David Grann unravels the mystery of this horrific tale, including the role the murders played in shaping a young FBI. Readers familiar with the history of broken U.S.-Indian treaties will find little comfort and no daylight here, as each murder adds fresh and mounting disbelief to the story. Yet in hindsight, all seems maddeningly predictable. “Some day this oil will go and there will be no more fat checks every few months from the Great White Father,” Grann quotes an Osage chief. “There’ll be no fine motorcars and new clothes. Then I know my people will be happier.”
The story does have heroes, not least of which is the author himself. Grann clearly finds inspiration from some of the players, chief among them Mollie Burkhart, who lost three sisters and a mother in the murder spree, and Special Agent Tom White, who oversaw the Bureau of Investigation probe. Section I is titled “The Marked Woman,” which refers to Mollie, and Section II, “The Evidence Man,” refers to White. The title of the third section, “The Reporter,” refers to the author himself, who clearly wishes to take a stand with those who represent the light in this very dark tale.

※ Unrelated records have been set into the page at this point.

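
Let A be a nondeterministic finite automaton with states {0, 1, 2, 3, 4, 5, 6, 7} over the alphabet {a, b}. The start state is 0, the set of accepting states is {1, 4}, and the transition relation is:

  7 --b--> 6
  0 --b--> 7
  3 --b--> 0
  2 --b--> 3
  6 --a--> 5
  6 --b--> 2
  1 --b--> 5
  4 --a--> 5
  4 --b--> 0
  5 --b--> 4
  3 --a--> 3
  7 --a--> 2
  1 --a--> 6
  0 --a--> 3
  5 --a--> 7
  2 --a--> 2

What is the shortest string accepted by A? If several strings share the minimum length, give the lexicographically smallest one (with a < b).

A breadth-first search from 0 reaches an accepting state first via the path 0 → 7 → 6 → 5 → 4 on input bbab.
No string of length < 4 is accepted (BFS exhausts all shorter strings without reaching an accepting state), and bbab is the lexicographically least accepting string of length 4.

bbab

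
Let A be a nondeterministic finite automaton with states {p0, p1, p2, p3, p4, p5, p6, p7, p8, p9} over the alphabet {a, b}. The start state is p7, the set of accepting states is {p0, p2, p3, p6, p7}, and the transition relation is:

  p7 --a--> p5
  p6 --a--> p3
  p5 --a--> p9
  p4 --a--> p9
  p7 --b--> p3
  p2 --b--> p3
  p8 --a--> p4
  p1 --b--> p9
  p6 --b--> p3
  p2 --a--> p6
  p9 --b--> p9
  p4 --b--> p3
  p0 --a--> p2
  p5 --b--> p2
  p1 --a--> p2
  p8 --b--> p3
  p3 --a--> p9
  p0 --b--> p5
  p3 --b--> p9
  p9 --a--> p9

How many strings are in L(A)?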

“The explosive impact of Section III is a true shock .”
The placement is well deserved. Halfway through the book, the motives for the murders become clear, and the story unfolds fairly predictably, if forcefully, throughout Section II. But the explosive impact of Section III is a true shock, and here the full value of the author’s exhaustive research comes to light.
It’s too easy to relate this story to the politics of today – pipelines and deportations and travel bans notwithstanding. A curious development in the continuing history is Osage objections to a windmill farm built in the area. The complexity of the issues is ironic and never-ending. But it’s safe to predict that few people will read this book without anger or a broken heart. The greatest contribution of Killers of the Flower Moon is simply to preserve the memory, leaving us all with at least the choice to act.